Dr. Cindemir, korunmada en önemli unsurun, insanların ev, işyeri gibi yaşam alanlarında kemirici kontrolünün sağlanması olduğunu ifade ederek, şunları belirtti:
"Kemirgen kontrolunde mutlaka Tarım Bakanlığı ve Sağlık Bakanlığı ile işbirliği yapılmalıdır. Evlerde yiyecekler kapalı kaplarda saklanmalı, farelerin yerleşebileceği boşluklar tamir edilmeli ve genel hijyen kurallarına uyulmalıdır. Kemirgenlerin yaşadığı ortamlarda çalışanlar eldiven ve maske takmalı, dezenfektan kullanmalıdır. Kemiricilerin atıkları ile kirlenme ihtimali olan yerlerin temizliği toz kaldırmadan, deterjan veya çamaşır suyu kullanılarak yıkanarak veya ıslak bezlerle temizlenerek
yapılmalıdır. Özellikle tarlada çalışanlar, tarla farelerinden uzak durulmalıdır. Bunun yanında kemirgenler ve bu hayvanların ifrazatlarıyla temastan kaçınılmalıdır. Endemik bölgelere giden ve kemirgenlerle temasa maruz kalabilecek, mesleği gereği seyahat edenler, kamp yapanlar, gezginler, kemirgenleri çadırlarından ve konakladıkları yerlerden uzak tutacak önlemler almalı ve yiyeceklerini kemirgenlerden kaynaklanabilecek herhangi bir bulaşma olmaması için korumalılar.

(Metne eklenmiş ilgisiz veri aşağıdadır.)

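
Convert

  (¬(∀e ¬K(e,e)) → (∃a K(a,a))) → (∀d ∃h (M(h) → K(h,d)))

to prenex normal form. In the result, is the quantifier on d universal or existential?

universal

Eliminate → and ↔ using ¬ and ∨.
  ¬(¬¬(∀e ¬K(e,e)) ∨ (∃a K(a,a))) ∨ (∀d ∃h (¬M(h) ∨ K(h,d)))
Push ¬ through the quantifiers and connectives to reach negation normal form:
  (∃e K(e,e)) ∧ (∀a ¬K(a,a)) ∨ (∀d ∃h (¬M(h) ∨ K(h,d)))
Finally move all quantifiers to the prefix:
  ∃e ∀a ∀d ∃h (K(e,e) ∧ ¬K(a,a) ∨ ¬M(h) ∨ K(h,d))
The quantifier ∀d sits under an even number of negations (counting the antecedent side of each →), so it remains universal.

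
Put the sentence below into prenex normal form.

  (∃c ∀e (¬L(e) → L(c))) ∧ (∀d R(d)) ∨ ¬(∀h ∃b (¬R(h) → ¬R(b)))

∃c ∀e ∀d ∃h ∀b ((L(e) ∨ L(c)) ∧ R(d) ∨ ¬R(h) ∧ R(b))

Rewrite implications/biconditionals: A → B as ¬A ∨ B.
  (∃c ∀e (¬¬L(e) ∨ L(c))) ∧ (∀d R(d)) ∨ ¬(∀h ∃b (¬¬R(h) ∨ ¬R(b)))
Drive negations inward (¬∀x A ≡ ∃x ¬A, ¬∃x A ≡ ∀x ¬A, De Morgan for ∧/∨):
  (∃c ∀e (L(e) ∨ L(c))) ∧ (∀d R(d)) ∨ (∃h ∀b (¬R(h) ∧ R(b)))
All bound variables are already distinct, so no renaming is needed.
Pull the quantifiers to the front (each side's bound variable is not free in the other side):
  ∃c ∀e ∀d ∃h ∀b ((L(e) ∨ L(c)) ∧ R(d) ∨ ¬R(h) ∧ R(b))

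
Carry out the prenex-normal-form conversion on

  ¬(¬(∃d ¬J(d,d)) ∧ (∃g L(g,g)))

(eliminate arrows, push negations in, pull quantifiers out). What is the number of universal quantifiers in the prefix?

1

Move each ¬ inward, flipping quantifiers it crosses:
  (∃d ¬J(d,d)) ∨ (∀g ¬L(g,g))
All bound variables are already distinct, so no renaming is needed.
Extract every quantifier outward, since the variables are now distinct and don't occur free across branches:
  ∃d ∀g (¬J(d,d) ∨ ¬L(g,g))
The prefix is ∃d ∀g: 1 universal, 1 existential.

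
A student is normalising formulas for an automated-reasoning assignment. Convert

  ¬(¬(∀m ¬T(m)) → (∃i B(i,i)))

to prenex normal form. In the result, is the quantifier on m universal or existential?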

Kemirgenlerin yaşam alanı olan rögar kapakları tamir edilmeli, depolarda gereksiz eşyalar saklanmamalı, hijyen tedbirlerine azami özen gösterilmelidir. Fare leşlerinin bulunduğu alan çamaşır suyuyla dezenfekte edilebilir. Riskli aktivitelerde mutlaka eldiven kullanılmalıdır. Kemiricinin ısırması veya tırmalaması yoluyla hastalık bulaşabileceğinden kemiriciler kesinlikle canlı olarak yakalamaya çalışmamalıdır. Ölü kemiriciler ortalıkta bırakılmamalı, derince açılmış bir çukura gömülmelidir. Bu işlemlerden sonra eller mutlaka su ve sabunla
yıkanmalıdır. Bulaşma şüphesi olan durumlarda ilk olarak vücudun virüsle temas etme ihtimali olan kısmının dezenfekte edilip en kısa zamanda doktora başvurulmalıdır."